To stop me from running shrieking back to the airport, my husband distracted me with food. He led me to a promising-looking French place, where we had a magnificent meal. I can't remember what we had, but I know we watched the people at the table next to us order the cheese for pudding, and I'd never seen anything like it. Visible from the moon, the waitress staggered under its weight and cut generous portions of the 5 or 6 cheeses the couple selected. Just what a cheeseboard should be!
It turned out that the restaurant was Mon Plaisir. We've been back several times since and have never been disappointed. It's the sort of food I have fantasised about when reading Elizabeth David's books since I was a child, but had never found before. Just wonderful.
So last night - partly because we've been too disorganised to plan anything for the bank holiday weekend - we went to see Spamalot and had dinner back at Mon Plaisir. To be honest, it wasn't the best meal we've had there, but it was still the best food you'll find in a long day's ride. I started with Ravioles de Royans au Jus de Moules et au Safran, which I was told was a cheese ravioli. I was expecting a portion of 2 or 3 big ravioli on a plate with a polite portion of sauce. I should have remembered that Mon Plaisir don't do things like that. I was served a hefty portion of delicious, tiny cheese ravioli, bathed in thick, slightly saffrony cream studded with fat mussels. Too delicious not to eat all of it, but way too much for someone who hopes to nail 3 courses. I had to borrow my husband's soup spoon to grab the last bit of sauce.
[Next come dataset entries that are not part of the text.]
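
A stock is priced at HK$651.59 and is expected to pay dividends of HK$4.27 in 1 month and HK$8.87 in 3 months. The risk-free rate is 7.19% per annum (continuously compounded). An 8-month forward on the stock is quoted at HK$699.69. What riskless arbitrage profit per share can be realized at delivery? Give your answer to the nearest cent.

HK$29.70 per share

PV(dividends) I = 4.27·e^(−0.0719·1/12) + 8.87·e^(−0.0719·3/12) = 12.9565
Fair forward F* = (S − I)·e^(rT) = (651.59 − 12.9565)·e^0.047933 = 638.6335 × 1.049100 = 669.9904
Market HK$699.69 > fair 669.9904: forward overpriced → cash-and-carry (borrow at r, buy the stock and collect the dividends, short the forward).
Profit at T = |F_mkt − F*| = |699.69 − 669.9904| = HK$29.70 per share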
After that I didn't really need to eat anything else, but greed got me through a fair amount of the cote de boeuf. Such a lovely piece of meat! The bearnaise sauce was lacking a bit of punch - not enough shallot, not enough tarragon, but still a wonderful accompaniment to the meat. Fortunately we'd just ordered some green beans to go along with it. I couldn't have faced anything starchy.
With the best will in the world I couldn't have eaten pudding. I enjoyed watching the pretentious theatrefolk at the next table being upsold their puddings - the perky young waiter sold a bottle of pudding wine and 4 desserts even though they'd initially said they'd have 2 desserts and a glass of sticky. But I am made of sterner stuff and couldn't be moved. So I had a glass of mirabelle and called it a night.